Hildur Annie Beatrice Lesslie née Kylander (1890–1967) was a Swedish businesswoman in the clothing industry who, after her husband's death in 1936, managed the Gothenburg clothing firm Konfektions AB Lesslie until 1962 when her son took over. She successfully increased the firm's profitability, employing up to 350 workers and producing ready-to-wear women's coats, suits and furs. Beatrice Lesslie is also remembered for supporting Finnish refugees in the Second World War and for more generally helping Finland during the Finnish Winter War.

==Biography==
Born in Gothenburg on 10 August 1890, Hildur Annie Beatrice Kylander was the daughter of the prison official Axel Kylander and his wife Hedig née Hansdotter. In 1917, she married the Finnish consul Carl Otto Vilhelm Lesslie (1879–1936). They had three children Margareta, Carl Otto and Aina.
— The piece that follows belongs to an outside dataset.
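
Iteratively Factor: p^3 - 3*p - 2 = (p + 1)*(p^2 - p - 2) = (p - 2)*(p + 1)*(p + 1)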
Together with Alfred Heyman, her husband Otto established the clothing company Konfektions AB Lesslie in 1917. When Heyman died in 1918, her husband ran the company until his own death in 1936 when Beatrice took over. Under her management, with some 350 employees the firm prospered, focusing on ready-to-wear coats, suits and furs for women, producing up to 70,000 items per year by the 1950s. The business, like its counterparts, later suffered from excess capacity.

Beatrice Lesslie is also remembered for her influential role during the Second World War in Foreningen Norden, catering for Finnish refugess in Stockholm and giving general assistance to Finland. In particular, she provided for war-afflicted Finnish children and cared for wounded soldiers in Gothenborg. As a result, she was honoured with the Order of the White Rose of Finland. She also helped those in need in Norway during the German occupation.

Beatrice Lesslie died in Gothenbung on 25 February 1967. She was buried in the city's Eastern Cemetery.